Post by WaapFu on Mar 23, 2016 16:16:33 GMT
I have this terrible feeling that this is in the wrong place. May a moderator move this to the correct area if this is the case?
There's this thing that you have probably heard of before called exponential change. It is basically when something is changing faster depending on how fast it already is, which results in the rate of change increasing very slowly, and then very quickly when it reaches a turning point. Humans tend to struggle to mentally comprehend this, and we are a lot better at perceiving things that change at a static rate. When things change exponentially over time, people often note that things have changed very little in the past, so it seems unlikely that there will be any big change to happen soon. Those people are proven wrong by maths. We must all submit to the ultimate power of maths eventually.
Now, I'm usually not one for graphs, but this is one thing that can get me really excited under the right circumstances. These circumstances are Thrive's development, go figure. Thrive has been stagnant for many years now, with snail-pace development. There was the very rare and very questionable prototype, but it wasn't even proof-of-concept level stuff. Then, we started getting version releases. And devblogs! Proof of concept, proof of development. That was pretty recent. And there has already been a notable increase in the frequency of those. What does this lead to? More faith, more hype, more interest. More people wanting to participate, including people with vital skills. Development speed increases a little, the cycle continues. In practice this would not be able to increase indefinitely to the point where it's half-complete one day and fully complete the next, because there's an important element of co-operation and communication that puts a limit on how many people can efficiently work on a project without making a total mess. There are also other factors like outreach that need to be handled competently for things to improve, and a bunch of other nitty gritty messy human details, but basically this nasty graph is the reason why I now have a lot more hope for the future of Thrive than I ever did in the past.
Let me know if this was some kind of mind-boggling thing to read, or if everything I just said was completely redundant, or whatever else. I honestly have no idea.

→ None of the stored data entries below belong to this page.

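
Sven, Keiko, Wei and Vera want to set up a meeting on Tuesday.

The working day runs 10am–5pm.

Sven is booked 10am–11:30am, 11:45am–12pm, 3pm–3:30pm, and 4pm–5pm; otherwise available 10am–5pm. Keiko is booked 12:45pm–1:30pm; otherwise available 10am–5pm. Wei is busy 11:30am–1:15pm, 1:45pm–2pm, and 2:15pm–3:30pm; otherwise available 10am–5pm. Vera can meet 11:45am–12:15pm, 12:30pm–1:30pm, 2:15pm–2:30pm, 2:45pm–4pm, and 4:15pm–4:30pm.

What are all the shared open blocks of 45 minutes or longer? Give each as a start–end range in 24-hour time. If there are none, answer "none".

Sven free within 10:00–17:00: 11:30–11:45, 12:00–15:00, 15:30–16:00.
Keiko free within 10:00–17:00: 10:00–12:45, 13:30–17:00.
Wei free within 10:00–17:00: 10:00–11:30, 13:15–13:45, 14:00–14:15, 15:30–17:00.
Sven ∩ Keiko: 11:30–11:45, 12:00–12:45, 13:30–15:00, 15:30–16:00.
Sven ∩ Keiko ∩ Wei: 13:30–13:45, 14:00–14:15, 15:30–16:00.
Sven ∩ Keiko ∩ Wei ∩ Vera: 15:30–16:00.
Windows ≥ 45 min: (none).

none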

There's this thing that you have probably heard of before called exponential change. It is basically when something is changing faster depending on how fast it already is, which results in the rate of change increasing very slowly, and then very quickly when it reaches a turning point. Humans tend to struggle to mentally comprehend this, and we are a lot better at perceiving things that change at a static rate. When things change exponentially over time, people often note that things have changed very little in the past, so it seems unlikely that there will be any big change to happen soon. Those people are proven wrong by maths. We must all submit to the ultimate power of maths eventually.
Now, I'm usually not one for graphs, but this is one thing that can get me really excited under the right circumstances. These circumstances are Thrive's development, go figure. Thrive has been stagnant for many years now, with snail-pace development. There was the very rare and very questionable prototype, but it wasn't even proof-of-concept level stuff. Then, we started getting version releases. And devblogs! Proof of concept, proof of development. That was pretty recent. And there has already been a notable increase in the frequency of those. What does this lead to? More faith, more hype, more interest. More people wanting to participate, including people with vital skills. Development speed increases a little, the cycle continues. In practice this would not be able to increase indefinitely to the point where it's half-complete one day and fully complete the next, because there's an important element of co-operation and communication that puts a limit on how many people can efficiently work on a project without making a total mess. There are also other factors like outreach that need to be handled competently for things to improve, and a bunch of other nitty gritty messy human details, but basically this nasty graph is the reason why I now have a lot more hope for the future of Thrive than I ever did in the past.
Let me know if this was some kind of mind-boggling thing to read, or if everything I just said was completely redundant, or whatever else. I honestly have no idea.